Xxx Yyy wrote:
That is true, but there is no FS test. This code is not trying to be an FS test, it is trying to be smart about guessing a default value using whatever information is available. It is a heuristic.Thanks for your consideration. I think you are testing the wrong thing -- an OS test is not a substitute for FS test.
Now, is this the right guess to make? Are we correct more than 50% of the time? Nowadays, probably not. But more importantly, do we "do no harm" more frequently with this default? I'd guess probably so, since it is unusual to do copies from and to the same file within two seconds.

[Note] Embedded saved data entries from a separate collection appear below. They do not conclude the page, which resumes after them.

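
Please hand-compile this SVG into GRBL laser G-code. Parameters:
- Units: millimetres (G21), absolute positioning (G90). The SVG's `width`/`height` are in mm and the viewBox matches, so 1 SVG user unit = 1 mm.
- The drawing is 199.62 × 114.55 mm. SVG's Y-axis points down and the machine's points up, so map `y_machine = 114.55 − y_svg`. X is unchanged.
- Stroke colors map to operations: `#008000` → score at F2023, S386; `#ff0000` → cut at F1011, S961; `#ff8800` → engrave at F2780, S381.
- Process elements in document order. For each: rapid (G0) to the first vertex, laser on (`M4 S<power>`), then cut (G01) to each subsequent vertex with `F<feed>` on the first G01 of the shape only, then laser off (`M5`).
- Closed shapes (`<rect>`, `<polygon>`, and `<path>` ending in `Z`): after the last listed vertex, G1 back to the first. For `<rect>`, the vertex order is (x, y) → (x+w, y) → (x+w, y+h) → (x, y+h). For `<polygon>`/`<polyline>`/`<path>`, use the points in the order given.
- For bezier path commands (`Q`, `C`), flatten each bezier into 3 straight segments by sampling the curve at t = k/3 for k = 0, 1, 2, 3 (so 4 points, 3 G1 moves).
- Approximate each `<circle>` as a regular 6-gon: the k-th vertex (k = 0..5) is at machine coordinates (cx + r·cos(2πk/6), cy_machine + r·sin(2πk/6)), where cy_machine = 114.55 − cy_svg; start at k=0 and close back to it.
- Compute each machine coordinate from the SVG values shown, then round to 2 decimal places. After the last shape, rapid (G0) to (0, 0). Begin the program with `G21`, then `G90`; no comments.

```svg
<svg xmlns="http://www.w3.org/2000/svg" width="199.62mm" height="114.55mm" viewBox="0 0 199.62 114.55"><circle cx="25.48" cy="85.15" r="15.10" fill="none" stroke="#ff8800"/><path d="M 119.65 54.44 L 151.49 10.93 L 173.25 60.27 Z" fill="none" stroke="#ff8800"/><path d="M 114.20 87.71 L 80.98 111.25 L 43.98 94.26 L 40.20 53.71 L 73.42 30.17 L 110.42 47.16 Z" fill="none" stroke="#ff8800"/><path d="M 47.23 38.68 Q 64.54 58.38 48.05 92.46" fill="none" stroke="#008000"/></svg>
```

1 u = 1 mm; y_m = 114.55 − y.

[1] `<circle>` circle, #ff8800→engrave S381 F2780: (40.58,29.40) → (33.03,42.48) → (17.93,42.48) → (10.38,29.40) → (17.93,16.32) → (33.03,16.32) → (40.58,29.40) (closed)

[2] `<path>` regular polygon, #ff8800→engrave S381 F2780: (119.65,60.11) → (151.49,103.62) → (173.25,54.28) → (119.65,60.11) (closed)

[3] `<path>` regular polygon, #ff8800→engrave S381 F2780: (114.20,26.84) → (80.98,3.30) → (43.98,20.29) → (40.20,60.84) → (73.42,84.38) → (110.42,67.39) → (114.20,26.84) (closed)

[4] `<path>` quadratic bezier, #008000→score S386 F2023: (47.23,75.87) → (55.01,61.14) → (55.29,43.21) → (48.05,22.09)

G21
G90
G0 X40.58 Y29.40
M4 S381
G01 X33.03 Y42.48 F2780
G01 X17.93 Y42.48
G01 X10.38 Y29.40
G01 X17.93 Y16.32
G01 X33.03 Y16.32
G01 X40.58 Y29.40
M5
G0 X119.65 Y60.11
M4 S381
G01 X151.49 Y103.62 F2780
G01 X173.25 Y54.28
G01 X119.65 Y60.11
M5
G0 X114.20 Y26.84
M4 S381
G01 X80.98 Y3.30 F2780
G01 X43.98 Y20.29
G01 X40.20 Y60.84
G01 X73.42 Y84.38
G01 X110.42 Y67.39
G01 X114.20 Y26.84
M5
G0 X47.23 Y75.87
M4 S386
G01 X55.01 Y61.14 F2023
G01 X55.29 Y43.21
G01 X48.05 Y22.09
M5
G0 X0.00 Y0.00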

So absent some file system test you can point us to, someone is going to bear the burden of specifying granularity. By going with the default we have, I think that burden is borne by the fewest number of people. It is just unfortunate that in this instance, you are among that fewest number.
This whole thing has a "bad smell" to it because the granularity is worming its way into Unix special cases, per your note, and ANT users now need to compensate for the cases at the build-file level (with flags such as override, granularity, for each and every COPY; and I think this also appears in other tasks such as ZIP). I wish that an alternative approach had been taken to granularity (e.g. explicit granularity file-system override pragmas at the beginning of the build-file, or some such).
Could you not use <presetdef>?
Granularity is not on <zip>, since ZIP files have a 2 second granularity themselves that is part of the file format. You are probably thinking of the roundup attribute.